Een derde bron van stijgende prijzen is de nooit aflatende geldhonger van de overheden. Ik schrijf dit bewust in meervoud omdat ik niet enkel ‘de’ overheid als overheid beschouw. Soms is een verplichte verzekering of ander lidmaatschap ook deels een de facto belasting. Als de begroting niet klopt slaan we de accijnzen op sigaretten en brandstoffen op. Typisch voorbeeld en perfect verdedigbaar in wetten geluld in Brussel. Dat roken, tja dat weten we, dat rondrijden met de auto, dat begint ook te dagen, maar wat krijgen we ervoor terug? Wordt het accijnzengeld dat men binnenhaalt van de sigarettenverkoop geïnvesteerd in gezondheidszorg of ja waarom niet in cultuur? (een mens moet dan maar elders zijn plezier halen, denk ik dan) – maar pas op want nu maak ik onbedoeld reclame voor regime-cultuur. En krijgen we betere wegen nu de dieselprijs piekt en er een effectieve wegentaks voor vrachtwagens in zwang is? Een wegentaks die zijn impact heeft op uw winkelprijs, over the counter én online. Nee, overal liggen de straten open om dubbele rioleringen aan te leggen om dan de straten te vernauwen zodanig dat er nog meer file ontstaat. En file veroorzaakt meer luchtvervuiling dan je lief is. Nog maar weinig auto’s zijn start-stop. Het draagt ook bij aan het fenomeen white van man, lean and mean toch die goederen ter plaatse krijgen in vernauwde stadskernen. Waar vroeger opleggers nog overal mochten leveren, en ik geef toe dat mijn voorbeeld bij het haar getrokken is (maar het was wel zo), komt men nu met de camionette, want meer geraakt er ook niet door. In grote steden als Parijs rijdt het al vol met kleine bestelbusjes. Maar het is niet beter nu in elke andere straat een bestelbus staat te pinken. Want met die nauwe straten kan er nog altijd niemand door. De overheid maakt niet de juiste keuzes door problemen niet op te lossen en in de plaats een belemmering op te werpen, waardoor ze toelaat dat het probleem verschuift en de echte wereld een creatieve oplossing zoekt, die niet minder problematisch is. Je zou kunnen opperen dat sturend beleid van de overheid slecht werkt. Maar toch gaan die taksen omhoog. En je krijgt er geen of onvoldoende extra nut voor terug. Die taxatie legt dus ook druk het nut dat we ervaren. Een liter diesel brengt je even ver, ongeacht diens prijs. Hoe hoger de prijs, hoe lager diens relatief nut, plus je staat niet korter in de file.

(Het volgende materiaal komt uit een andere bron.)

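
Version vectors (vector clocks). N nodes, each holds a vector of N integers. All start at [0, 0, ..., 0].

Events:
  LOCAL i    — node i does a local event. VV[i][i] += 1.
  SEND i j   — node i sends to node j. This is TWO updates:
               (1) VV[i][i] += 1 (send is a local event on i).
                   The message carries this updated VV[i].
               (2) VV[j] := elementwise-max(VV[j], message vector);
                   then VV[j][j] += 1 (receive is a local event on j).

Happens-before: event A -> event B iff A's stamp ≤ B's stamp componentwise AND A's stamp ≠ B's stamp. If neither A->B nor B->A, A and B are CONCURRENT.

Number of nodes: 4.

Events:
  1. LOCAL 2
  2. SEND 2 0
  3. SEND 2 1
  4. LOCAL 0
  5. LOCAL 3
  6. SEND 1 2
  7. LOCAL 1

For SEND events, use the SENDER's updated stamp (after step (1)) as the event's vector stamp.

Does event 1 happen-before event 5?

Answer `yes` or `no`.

Initial: VV[0]=[0, 0, 0, 0]
Initial: VV[1]=[0, 0, 0, 0]
Initial: VV[2]=[0, 0, 0, 0]
Initial: VV[3]=[0, 0, 0, 0]
Event 1: LOCAL 2: VV[2][2]++ -> VV[2]=[0, 0, 1, 0]
Event 2: SEND 2->0: VV[2][2]++ -> VV[2]=[0, 0, 2, 0], msg_vec=[0, 0, 2, 0]; VV[0]=max(VV[0],msg_vec) then VV[0][0]++ -> VV[0]=[1, 0, 2, 0]
Event 3: SEND 2->1: VV[2][2]++ -> VV[2]=[0, 0, 3, 0], msg_vec=[0, 0, 3, 0]; VV[1]=max(VV[1],msg_vec) then VV[1][1]++ -> VV[1]=[0, 1, 3, 0]
Event 4: LOCAL 0: VV[0][0]++ -> VV[0]=[2, 0, 2, 0]
Event 5: LOCAL 3: VV[3][3]++ -> VV[3]=[0, 0, 0, 1]
Event 6: SEND 1->2: VV[1][1]++ -> VV[1]=[0, 2, 3, 0], msg_vec=[0, 2, 3, 0]; VV[2]=max(VV[2],msg_vec) then VV[2][2]++ -> VV[2]=[0, 2, 4, 0]
Event 7: LOCAL 1: VV[1][1]++ -> VV[1]=[0, 3, 3, 0]
Event 1 stamp: [0, 0, 1, 0]
Event 5 stamp: [0, 0, 0, 1]
[0, 0, 1, 0] <= [0, 0, 0, 1]? False. Equal? False. Happens-before: False

Answer: no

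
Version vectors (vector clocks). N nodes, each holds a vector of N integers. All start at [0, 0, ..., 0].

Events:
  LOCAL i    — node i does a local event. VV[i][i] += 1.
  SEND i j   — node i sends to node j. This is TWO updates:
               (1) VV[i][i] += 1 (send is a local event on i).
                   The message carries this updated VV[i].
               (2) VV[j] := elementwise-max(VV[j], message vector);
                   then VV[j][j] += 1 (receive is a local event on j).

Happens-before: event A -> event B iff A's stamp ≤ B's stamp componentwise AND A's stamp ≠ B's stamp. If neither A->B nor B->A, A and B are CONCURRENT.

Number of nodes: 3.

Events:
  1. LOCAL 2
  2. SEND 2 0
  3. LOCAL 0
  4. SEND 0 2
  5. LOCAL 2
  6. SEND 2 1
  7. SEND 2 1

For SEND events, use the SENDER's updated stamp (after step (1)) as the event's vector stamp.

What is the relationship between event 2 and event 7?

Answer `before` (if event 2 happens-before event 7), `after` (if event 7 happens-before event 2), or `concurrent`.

Answer: before

Derivation:
Initial: VV[0]=[0, 0, 0]
Initial: VV[1]=[0, 0, 0]
Initial: VV[2]=[0, 0, 0]
Event 1: LOCAL 2: VV[2][2]++ -> VV[2]=[0, 0, 1]
Event 2: SEND 2->0: VV[2][2]++ -> VV[2]=[0, 0, 2], msg_vec=[0, 0, 2]; VV[0]=max(VV[0],msg_vec) then VV[0][0]++ -> VV[0]=[1, 0, 2]
Event 3: LOCAL 0: VV[0][0]++ -> VV[0]=[2, 0, 2]
Event 4: SEND 0->2: VV[0][0]++ -> VV[0]=[3, 0, 2], msg_vec=[3, 0, 2]; VV[2]=max(VV[2],msg_vec) then VV[2][2]++ -> VV[2]=[3, 0, 3]
Event 5: LOCAL 2: VV[2][2]++ -> VV[2]=[3, 0, 4]
Event 6: SEND 2->1: VV[2][2]++ -> VV[2]=[3, 0, 5], msg_vec=[3, 0, 5]; VV[1]=max(VV[1],msg_vec) then VV[1][1]++ -> VV[1]=[3, 1, 5]
Event 7: SEND 2->1: VV[2][2]++ -> VV[2]=[3, 0, 6], msg_vec=[3, 0, 6]; VV[1]=max(VV[1],msg_vec) then VV[1][1]++ -> VV[1]=[3, 2, 6]
Event 2 stamp: [0, 0, 2]
Event 7 stamp: [3, 0, 6]
[0, 0, 2] <= [3, 0, 6]? True
[3, 0, 6] <= [0, 0, 2]? False
Relation: before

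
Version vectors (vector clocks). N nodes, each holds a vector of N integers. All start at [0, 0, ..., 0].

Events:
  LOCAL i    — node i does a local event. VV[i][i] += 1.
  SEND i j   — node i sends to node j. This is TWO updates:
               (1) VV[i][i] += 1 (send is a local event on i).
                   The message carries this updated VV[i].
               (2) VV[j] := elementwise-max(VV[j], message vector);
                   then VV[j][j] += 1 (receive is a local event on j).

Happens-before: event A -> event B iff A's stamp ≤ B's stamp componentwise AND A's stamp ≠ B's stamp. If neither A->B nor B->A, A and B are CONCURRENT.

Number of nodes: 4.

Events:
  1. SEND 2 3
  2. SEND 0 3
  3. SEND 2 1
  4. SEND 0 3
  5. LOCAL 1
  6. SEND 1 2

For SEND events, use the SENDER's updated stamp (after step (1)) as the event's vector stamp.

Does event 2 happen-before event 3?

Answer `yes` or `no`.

Answer: no

Derivation:
Initial: VV[0]=[0, 0, 0, 0]
Initial: VV[1]=[0, 0, 0, 0]
Initial: VV[2]=[0, 0, 0, 0]
Initial: VV[3]=[0, 0, 0, 0]
Event 1: SEND 2->3: VV[2][2]++ -> VV[2]=[0, 0, 1, 0], msg_vec=[0, 0, 1, 0]; VV[3]=max(VV[3],msg_vec) then VV[3][3]++ -> VV[3]=[0, 0, 1, 1]
Event 2: SEND 0->3: VV[0][0]++ -> VV[0]=[1, 0, 0, 0], msg_vec=[1, 0, 0, 0]; VV[3]=max(VV[3],msg_vec) then VV[3][3]++ -> VV[3]=[1, 0, 1, 2]
Event 3: SEND 2->1: VV[2][2]++ -> VV[2]=[0, 0, 2, 0], msg_vec=[0, 0, 2, 0]; VV[1]=max(VV[1],msg_vec) then VV[1][1]++ -> VV[1]=[0, 1, 2, 0]
Event 4: SEND 0->3: VV[0][0]++ -> VV[0]=[2, 0, 0, 0], msg_vec=[2, 0, 0, 0]; VV[3]=max(VV[3],msg_vec) then VV[3][3]++ -> VV[3]=[2, 0, 1, 3]
Event 5: LOCAL 1: VV[1][1]++ -> VV[1]=[0, 2, 2, 0]
Event 6: SEND 1->2: VV[1][1]++ -> VV[1]=[0, 3, 2, 0], msg_vec=[0, 3, 2, 0]; VV[2]=max(VV[2],msg_vec) then VV[2][2]++ -> VV[2]=[0, 3, 3, 0]
Event 2 stamp: [1, 0, 0, 0]
Event 3 stamp: [0, 0, 2, 0]
[1, 0, 0, 0] <= [0, 0, 2, 0]? False. Equal? False. Happens-before: False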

We kunnen daarin nog verder gaan. Want diezelfde overheid legt, onder meer bedwelmd door lobbyisten, verder verplichtingen op, waarvan de meerwaarde onvoldoende of nul is. Ik denk maar aan de vele adviseurs die daarmee uit de werkloosheidscijfers of het brugpensioen zijn geschrapt. Zonder in detail te gaan, is hun meerwaarde enkel dat ze dus niet meer in die tabellen staan. Ik heb ooit een energy audit gehad, gratis gesubsidieerd van ik weet niet meer welke instantie. Ja, dan heeft er ook nog een administratieve kracht hieromtrent zijn tijd zitten verdoen, want meer dan wat ik al wist, heeft die man mij niet kunnen vertellen. Velen zijn zelfs nuttiger na hun uren als ze een groentetuin of andere productieve hobby hebben. Maar hun ereloon nota’s creëren druk op de prijzen. Ik noem dit pseudo-belastingen.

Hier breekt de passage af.